Why taxes are better than charity

This year's graduation ceremony at Columbia University honored individuals who have made major contributions in physics, history, music, math - and money. Like the rest of the country's most prestigious universities, Columbia has been flooded with contributions from rich alumni for years now, and they barely know what to do with the money. One popular choice is to aggressively expand existing campuses, often at the expense of neighboring communities. Columbia is trying to seize part of Harlem, Harvard is building a major addition in Boston's Allston, Yale is undertaking a massive remodeling and expansion, and even the relatively poor University of Chicago is expanding its presence in Woodlawn and just bought Harper Court in Hyde Park, which it will replace with new buildings and retail. What these universities are not doing is investing in meeting the needs of the often poor neighborhoods they are expanding into.

The huge amounts of money being invested by universities - much of which has gone toward science and health research facilities - makes a strong contrast with the massive underinvestment in basic infrastructure that is plaguing the country, as bridges collapse, mass transit systems stagnate even as ridership hits record highs, and public housing is quietly dismantled. The striking difference between the capacity of private and public institutions to realize their priorities is nowhere more clear than in New Haven. As shown in this article, the impoverished city government must beg Yale for scraps and leave many important projects unfinanced, while Yale has complete freedom in its building plans.

But this contrast is simply a powerful symbol for what the neoliberal economic restructuring of the last generation has wrought. Almost all of the increased wealth of the last 30 years has gone to the super-rich, even as taxes on them have been slashed.

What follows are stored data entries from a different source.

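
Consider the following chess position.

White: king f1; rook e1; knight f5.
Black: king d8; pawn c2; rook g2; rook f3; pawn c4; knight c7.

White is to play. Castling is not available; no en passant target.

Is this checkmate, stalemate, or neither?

neither

White to move; white king on f1.
In check: yes, from the black rook on f3.
King squares — e1: own rook; g1: attacked by Rg2; e2: attacked by Rg2; f2: attacked by Rg2; g2: available.
Legal moves for White: Kxg2.
White is in check but has 1 legal move → neither.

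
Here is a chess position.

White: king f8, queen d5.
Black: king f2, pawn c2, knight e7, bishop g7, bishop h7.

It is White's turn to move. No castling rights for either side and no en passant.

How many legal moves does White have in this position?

4

White to move; king on f8.
In check: yes, from the black bishop on g7.
Legal moves: Ke8, Kxg7, Kf7, Kxe7.
Count: 4.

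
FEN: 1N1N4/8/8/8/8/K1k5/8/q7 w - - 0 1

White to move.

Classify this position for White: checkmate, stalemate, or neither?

checkmate

White to move; white king on a3.
In check: yes, from the black queen on a1.
King squares — a2: attacked by Qa1; b2: attacked by Qa1; b3: attacked by Kc3; a4: attacked by Qa1; b4: attacked by Kc3.
Legal moves for White: none.
In check with no legal moves → checkmate.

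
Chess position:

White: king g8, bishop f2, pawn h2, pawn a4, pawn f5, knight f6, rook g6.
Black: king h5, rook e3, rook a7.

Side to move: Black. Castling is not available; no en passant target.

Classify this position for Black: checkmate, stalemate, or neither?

Black to move; black king on h5.
In check: yes, from the white knight on f6.
King squares — g4: attacked by Nf6; h4: attacked by Bf2; g5: attacked by Rg6; g6: attacked by Pf5; h6: attacked by Rg6.
Legal moves for Black: none.
In check with no legal moves → checkmate.

checkmate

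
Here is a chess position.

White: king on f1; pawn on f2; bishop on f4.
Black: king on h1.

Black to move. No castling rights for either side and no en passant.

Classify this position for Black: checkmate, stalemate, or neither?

stalemate

Black to move; black king on h1.
In check: no.
King squares — g1: attacked by Kf1; g2: attacked by Kf1; h2: attacked by Bf4.
Legal moves for Black: none.
Not in check and no legal moves → stalemate.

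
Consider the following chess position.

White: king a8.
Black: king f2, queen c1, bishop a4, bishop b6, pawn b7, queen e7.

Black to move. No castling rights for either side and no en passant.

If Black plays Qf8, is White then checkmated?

no

After Qf8: white king on a8; in check: yes, from the black queen on f8.
White has 1 legal reply: Kxb7.
In check but a legal move exists → not checkmate.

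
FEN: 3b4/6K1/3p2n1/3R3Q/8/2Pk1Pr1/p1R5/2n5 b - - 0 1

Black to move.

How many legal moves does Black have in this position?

3

Black to move; king on d3.
In check: yes, from the white rook on d5.
Legal moves: Kc4, Ke3, Kxc2.
Count: 3.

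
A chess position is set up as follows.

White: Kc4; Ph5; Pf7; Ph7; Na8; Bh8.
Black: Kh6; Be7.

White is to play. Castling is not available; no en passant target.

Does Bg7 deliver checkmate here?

After Bg7: black king on h6; in check: yes, from the white bishop on g7.
Black has 4 legal replies: Kxh7, Kxg7, Kxh5, Kg5.
In check but a legal move exists → not checkmate.

no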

All levels of government, starved of funds and fully captured by business interests, have cut social programs, neglected basic maintenance on infrastructure, and spent what resources they have on beautification efforts for the well-off.

Public interests are now thoroughly subordinated to the priorities of the wealthy, and investment decisions that were once made by our elected representatives have been taken over by unaccountable private interests. This does give us the chance to see the results of the conservative/libertarian fantasy of low taxes, with public needs being met by charity. Rich people aren't interested in donating their money to the sewer fund, the subway fund, or a fund to provide health insurance to the poor. In fact, for the most part they don't want to donate their money for anything - they spend most of it on luxury goods. But those who do donate tend to give money to universities, museums, arts organizations, and medical research (see this list of the top donations of 2007).

These are all worthy causes, but they tend to make the social hierarchy steeper rather than distributing resources and opportunity to those who are excluded. Good universities, good cultural institutions, and advanced medical treatment are things that the already-privileged can easily access, while members of the working class and underclass find it much harder to benefit. What they need most - good primary and secondary schools, good transit infrastructure, affordable housing, health insurance - are exactly the goods that are being neglected by both the government and by charitable donations.

So the experiment in getting rid of equity-promoting goods and services provided by a redistributory government and replacing them with the whim of rich people is a failure. But underlying this policy argument is a basic ideological issue: should we look on the distribution of personal income according to market forces as natural and just? Or should we interpret the creation of wealth as a social product that is currently distributed according to the logic of capital, which is no more "natural" than any other distributory mechanism - unless you regard the war of each against all as humanity's natural state.

Market forces decide incomes not based on merit, but according to the amount of bargaining power one has - which is why people who work incredibly hard will make almost nothing if there are many others willing to the do the job and they aren't unionized. Those crushed by the invisible hand are victims, not shirkers, so we must use the state to mitigate the injustices of the market until we attain a truly just system of producing and distributing wealth.

In the meantime, concentrating ever more wealth in the richest universities is not useful - those resources should be going to the cash-starved state universities and other unglamorous capital investments that serve society much better. Taxes should be raised sharply on the rich so we can start to undo the massive upward redistribution of wealth of the last 30 years, and those resources should be poured back into the social needs that have been starved for decades.